Слов нет. Нарастающее научно-техническое отставание угрожает России. Но зачем строить в чистом поле инноград с неизбежными издержками в виде широких карманов чиновников и частных партнеров? Ведь в стране существует развитая структура академгородков, каждый из которых способен стать генератором технологий? К слову сказать, пресловутая Кремниевая долина возникла не по воле правительства Соединенных Штатов, а всего лишь по инициативе Стэнфордского университета и при этом не пиарилась как проект, который должен совершить революцию в американской экономике. Или совсем оскудела уже отечественная наука, что со всей России всего только и можно с трудом набрать умов на 500 сколковских гектаров? Во всяком случае, именно такие мысли приходят в голову, когда в качестве примера для подражания нам приводят индийский Бангалор. Ибо у нас, к сожалению, есть иной материал для сравнения. А именно развитие советской науки в 60—70 годы прошлого века. Уж, простите, Бангалор тут и рядом не стоял.

Но вот что интересно. Даже на пике своего развития советская наука не сделала тогдашнюю экономику “инновационной”. И можно, конечно, винить в этом треклятых коммунистов, но… Коммунистов прогнали, а характер экономики-то не изменился! То есть как она была невосприимчивой к технологическим новациям, так и осталась. Невосприимчивость к модернизации и неконкурентоспособность продукции взаимодополняют друг друга. Отсюда возникают обоснованные сомнения: можно ли назвать нынешнюю российскую экономику рыночной? Ведь именно на рынках она проигрывает одну позицию за другой. И добро бы только на иностранных. Но ведь и свой собственный рынок завален импортным ширпотребом довольно сомнительного качества. Наша же промышленность выдает столь же сомнительную в качественном отношении продукцию, но с более высокими издержками. При этом производители клянут на все лады естественные монополии с их вечно растущими тарифами и требуют от государства протекции, при этом не торопясь внедрять новые энергоэффективные технологии.

У медали есть еще одна сторона. Повальная модернизация отечественной экономики чревата социальным взрывом. Ведь рост производительности труда приводит к необходимости сокращения избыточного персонала. А ну как это начнется по всей России? Куда девать массы лишних людей? Как руководство предприятий будет отчитываться на партхозактивах (простите, форумах) о своей социальной ответственности? И, главное, куда потом бежать модернизаторам?

Объективно ускоренная модернизация противоречит сохранению социальной стабильности в государстве, и это все прекрасно понимают. Ситуация усугубляется тем, что основной отечественный промышленный потенциал создан в исторически короткий период, а стало быть и устарел практически одномоментно. Можно представить и объем затрат на “перезагрузку”, и колоссальную армию безработных, которая при этом возникнет. Правда, отдельные государственные деятели, как то вице-премьер Кудрин, позволяют себе порой высказывания о необходимости освободить отечественные предприятия от избыточной рабочей силы и тем стимулировать технологическое обновление. Но Кудрину терять уже нечего — для сегодняшней оппозиции он хуже, чем Чубайс в 1990-е.

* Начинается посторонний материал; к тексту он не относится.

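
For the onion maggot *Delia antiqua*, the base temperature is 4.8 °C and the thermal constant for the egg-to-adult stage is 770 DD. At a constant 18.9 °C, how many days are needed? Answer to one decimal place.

54.6 days

Daily accumulation = 18.9 − 4.8 = 14.1 DD/day.
Duration = 770 / 14.1 = 54.610 ≈ 54.6 days.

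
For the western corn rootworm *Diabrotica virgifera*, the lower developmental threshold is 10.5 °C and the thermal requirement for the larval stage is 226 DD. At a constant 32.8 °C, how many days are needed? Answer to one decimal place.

10.1 days

Daily accumulation = 32.8 − 10.5 = 22.3 DD/day.
Duration = 226 / 22.3 = 10.135 ≈ 10.1 days.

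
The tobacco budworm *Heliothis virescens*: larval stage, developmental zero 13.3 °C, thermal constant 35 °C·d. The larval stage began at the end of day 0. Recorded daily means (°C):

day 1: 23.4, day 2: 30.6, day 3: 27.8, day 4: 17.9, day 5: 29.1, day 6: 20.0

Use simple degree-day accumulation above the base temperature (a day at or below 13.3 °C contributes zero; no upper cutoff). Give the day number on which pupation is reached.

day 3

Daily DD above 13.3 °C: 10.1, 17.3, 14.5, 4.6, 15.8, 6.7.
Cumulative: 10.1, 27.4, 41.9, 46.5, 62.3, 69.0.
The total first reaches 35 DD on day 3.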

Можно, конечно, предоставить все течению времени и заняться развитием нескольких “ключевых” направлений. Но такой подход по существу ничем не отличается от развития советского ВПК, которому государство отдавало львиную долю ресурсов. Недавний исторический пример показывает: государство, производившее лучшие в мире истребители и подводные лодки, развалилось потому, что не смогло обеспечить своих граждан банальным ширпотребом. Другое соображение: государства, экономика которых узко специализирована (пусть даже на новейших направлениях), слишком легко сваливаются в кризисный штопор. Тому примером “азиатские тигры”. Наконец (и это глубокое убеждение автора), если в стране становится экономически невыгодно производить носки и трусы, то это чревато серьезными негативными последствиями для всего государства.

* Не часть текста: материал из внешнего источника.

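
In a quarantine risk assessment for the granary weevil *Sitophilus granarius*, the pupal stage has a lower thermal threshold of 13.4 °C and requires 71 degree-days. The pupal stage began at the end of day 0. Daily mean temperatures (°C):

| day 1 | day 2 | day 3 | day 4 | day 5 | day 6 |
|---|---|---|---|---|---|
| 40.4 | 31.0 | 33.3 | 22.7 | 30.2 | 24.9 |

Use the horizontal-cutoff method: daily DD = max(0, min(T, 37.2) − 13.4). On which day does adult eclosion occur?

day 5

Daily DD above 13.4 °C (capped at 23.8): 23.8, 17.6, 19.9, 9.3, 16.8, 11.5.
Cumulative: 23.8, 41.4, 61.3, 70.6, 87.4, 98.9.
The total first reaches 71 DD on day 5.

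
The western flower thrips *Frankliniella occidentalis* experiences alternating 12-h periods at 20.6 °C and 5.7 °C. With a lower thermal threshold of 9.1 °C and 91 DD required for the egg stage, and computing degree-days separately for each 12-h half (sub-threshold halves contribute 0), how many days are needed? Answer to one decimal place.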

Что же до Сколково — то это хороший имиджевый проект, призванный показать, что Россия не уходит с передних рубежей научно-технического прогресса. И в этом смысле он, возможно, более обоснован, чем другие государственные имиджевые проекты — в Сочи и на острове Русский. Просто кукуруза — всего лишь кукуруза, и не стоит придавать ей всемирно-исторического значения.